— Mais bien sûr, Albert, t’as raison. On nous ment. Le dérèglement climatique, c’est une invention. D’ailleurs, la preuve : l’autre matin, il faisait froid.
— Voilà.
— Imparable. Donc si je comprends bien, quand il fait chaud plusieurs années de suite, ce n’est pas une preuve ; quand les records tombent, ce n’est pas une preuve ; quand les glaciers reculent, ce n’est pas une preuve ; quand les sécheresses s’allongent, ce n’est pas une preuve ; quand les incendies se multiplient, ce n’est pas une preuve ; quand les inondations ravagent des villages, ce n’est pas une preuve ; quand les agriculteurs voient les saisons se décaler, ce n’est pas une preuve. Mais si Albert a mis un pull un jeudi matin, alors là, toute la climatologie mondiale s’effondre.
— Exactement.
— C’est beau, la méthode scientifique en charentaises. Mais tu sais, Albert, c’est justement pour cela qu’on parle de plus en plus de dérèglement climatique, pas seulement de réchauffement. Parce que le problème, ce n’est pas qu’il fasse chaud tous les jours, partout, tout le temps. Le problème, c’est que les équilibres se cassent, que les extrêmes deviennent plus violents, plus fréquents, plus imprévisibles.
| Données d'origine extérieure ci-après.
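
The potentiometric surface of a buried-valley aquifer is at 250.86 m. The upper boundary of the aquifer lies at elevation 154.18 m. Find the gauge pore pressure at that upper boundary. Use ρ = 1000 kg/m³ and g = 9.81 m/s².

Pressure head at the aquifer top: ψ = h − z = 250.86 − 154.18 = 96.68 m.
P = ρgψ = 1000 × 9.81 × 96.68 = 948431 Pa ≈ 948 kPa.

P ≈ 948 kPa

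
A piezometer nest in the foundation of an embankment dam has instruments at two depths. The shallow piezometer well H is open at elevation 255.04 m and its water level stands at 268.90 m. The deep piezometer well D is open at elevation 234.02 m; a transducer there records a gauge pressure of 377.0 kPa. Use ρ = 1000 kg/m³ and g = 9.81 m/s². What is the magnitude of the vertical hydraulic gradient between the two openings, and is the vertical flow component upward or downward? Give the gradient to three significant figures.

Total head at well H: h = 268.90 m (water level in the standpipe).
Pressure head at well D: ψ = P/(ρg) = 377.0×1000 / (1000 × 9.81) = 38.43 m.
Total head at well D: h = z + ψ = 234.02 + 38.43 = 272.45 m.
Δh = h(well H) − h(well D) = 268.90 − 272.45 = -3.55 m.
Vertical separation Δz = 255.04 − 234.02 = 21.02 m.
|i_v| = |Δh| / Δz = 3.55 / 21.02 = 0.169.
Head is higher in the deep piezometer, so vertical flow is upward (discharge condition).

|i_v| ≈ 0.169; vertical flow is upward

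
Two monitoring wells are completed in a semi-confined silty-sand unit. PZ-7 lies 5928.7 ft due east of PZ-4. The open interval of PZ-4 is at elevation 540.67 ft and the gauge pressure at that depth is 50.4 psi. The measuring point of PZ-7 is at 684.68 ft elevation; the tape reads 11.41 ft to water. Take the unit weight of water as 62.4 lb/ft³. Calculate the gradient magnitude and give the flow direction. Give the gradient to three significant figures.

i ≈ 0.00275; groundwater flows toward the west

Pressure head at PZ-4: ψ = 144·P/γ = 144 × 50.4 / 62.4 = 116.31 ft.
Total head at PZ-4: h = z + ψ = 540.67 + 116.31 = 656.98 ft.
Total head at PZ-7: h = 684.68 − 11.41 = 673.27 ft.
Head difference: h(PZ-4) − h(PZ-7) = 656.98 − 673.27 = -16.29 ft.
Hydraulic gradient: i = |Δh| / L = 16.29 / 5928.7 = 0.00275.
Flow is from higher to lower head: from PZ-7 toward PZ-4, i.e. toward the west.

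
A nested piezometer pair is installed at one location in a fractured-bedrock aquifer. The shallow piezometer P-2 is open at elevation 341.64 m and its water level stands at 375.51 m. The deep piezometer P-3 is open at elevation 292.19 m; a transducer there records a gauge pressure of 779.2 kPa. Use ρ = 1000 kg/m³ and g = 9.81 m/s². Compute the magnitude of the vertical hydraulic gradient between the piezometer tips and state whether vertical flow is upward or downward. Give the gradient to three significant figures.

Total head at P-2: h = 375.51 m (water level in the standpipe).
Pressure head at P-3: ψ = P/(ρg) = 779.2×1000 / (1000 × 9.81) = 79.43 m.
Total head at P-3: h = z + ψ = 292.19 + 79.43 = 371.62 m.
Δh = h(P-2) − h(P-3) = 375.51 − 371.62 = 3.89 m.
Vertical separation Δz = 341.64 − 292.19 = 49.45 m.
|i_v| = |Δh| / Δz = 3.89 / 49.45 = 0.0787.
Head is higher in the shallow piezometer, so vertical flow is downward (recharge condition).

|i_v| ≈ 0.0787; vertical flow is downward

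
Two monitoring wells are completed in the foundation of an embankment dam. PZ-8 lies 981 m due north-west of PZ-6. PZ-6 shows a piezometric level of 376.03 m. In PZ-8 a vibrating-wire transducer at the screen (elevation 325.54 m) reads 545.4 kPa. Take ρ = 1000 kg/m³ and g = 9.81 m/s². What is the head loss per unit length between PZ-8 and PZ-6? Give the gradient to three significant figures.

i ≈ 0.00521 m/m

Total head at PZ-6: h = 376.03 m (water level in the piezometer is the total head).
Pressure head at PZ-8: ψ = P/(ρg) = 545.4×1000 / (1000 × 9.81) = 55.60 m.
Total head at PZ-8: h = z + ψ = 325.54 + 55.60 = 381.14 m.
Head difference: h(PZ-6) − h(PZ-8) = 376.03 − 381.14 = -5.11 m.
Hydraulic gradient: i = |Δh| / L = 5.11 / 981 = 0.00521.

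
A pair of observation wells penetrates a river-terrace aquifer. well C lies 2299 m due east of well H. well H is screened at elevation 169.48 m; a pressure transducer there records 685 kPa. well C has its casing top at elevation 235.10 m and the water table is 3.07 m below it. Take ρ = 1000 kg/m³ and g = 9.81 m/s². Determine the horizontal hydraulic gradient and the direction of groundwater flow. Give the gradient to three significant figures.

i ≈ 0.00317; groundwater flows toward the east

Pressure head at well H: ψ = P/(ρg) = 685×1000 / (1000 × 9.81) = 69.83 m.
Total head at well H: h = z + ψ = 169.48 + 69.83 = 239.31 m.
Total head at well C: h = 235.10 − 3.07 = 232.03 m.
Head difference: h(well H) − h(well C) = 239.31 − 232.03 = 7.28 m.
Hydraulic gradient: i = |Δh| / L = 7.28 / 2299 = 0.00317.
Flow is from higher to lower head: from well H toward well C, i.e. toward the east.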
Des canicules ici, des pluies torrentielles là, des sécheresses ailleurs, des incendies, des sols épuisés, des cours d’eau à sec, des récoltes abîmées. Sur la planète, en France, dans le Sud, dans le Var aussi. Mais bien sûr, Albert, si un matin de janvier il faut gratter le pare-brise, c’est que tout cela n’existe pas.
— Tu vois.
— Je vois surtout que c’est pratique. Dès qu’un fait dérange, on le transforme en anecdote. Dès qu’une tendance apparaît, on cherche une exception. Dès qu’un scientifique parle, on dégaine un cousin qui “a toujours connu des étés chauds”. Dès qu’un graphique montre une évolution, on répond : “Moi, je regarde par ma fenêtre.” C’est vrai qu’une fenêtre, Albert, c’est plus fiable que des satellites, des stations météo, des relevés océaniques et des décennies de recherche. Surtout si la fenêtre donne sur Facebook.
— On nous manipule.
— Mais évidemment. Les scientifiques mentent, les universités mentent, les satellites mentent, les stations météo mentent, les océans mentent, les glaciers mentent, les agriculteurs mentent, les pompiers mentent, les assureurs mentent. Des pays qui ne sont d’accord sur presque rien auraient donc réussi à s’entendre parfaitement sur un gigantesque mensonge climatique mondial. Sans fuite majeure. Sans preuve solide. Sans qu’aucun rival n’ait intérêt à tout révéler. Impressionnant.
— Voila
— Et puisque ce complot est aussi puissant, Albert, j’ai une inquiétude. S’ils contrôlent les scientifiques, les gouvernements, les médias, les satellites et les relevés de température, comment peux-tu être sûr qu’ils ne truquent pas aussi les élections ? La présidentielle, par exemple. Franchement, à ta place, je ne prendrais aucun risque : n’allez plus voter. Si le complot mondial connaît la température moyenne des océans, il connaît sûrement déjà ton bulletin avant même que tu arrives au bureau.
— …
— Tu vois, Albert, le problème des théories du complot, c’est qu’au début elles prétendent expliquer un détail. Puis elles doivent expliquer une contradiction. Puis une autre. Puis encore une autre. Et à chaque étape, il faut ajouter de nouveaux mensonges, de nouveaux complices, de nouvelles manipulations. Jusqu’au moment où il devient plus simple de croire que le monde entier ment que d’accepter qu’on puisse s’être trompé. Et quand on en arrive là, ce n’est plus la réalité qu’on remet en cause. C’est la possibilité même de la reconnaître.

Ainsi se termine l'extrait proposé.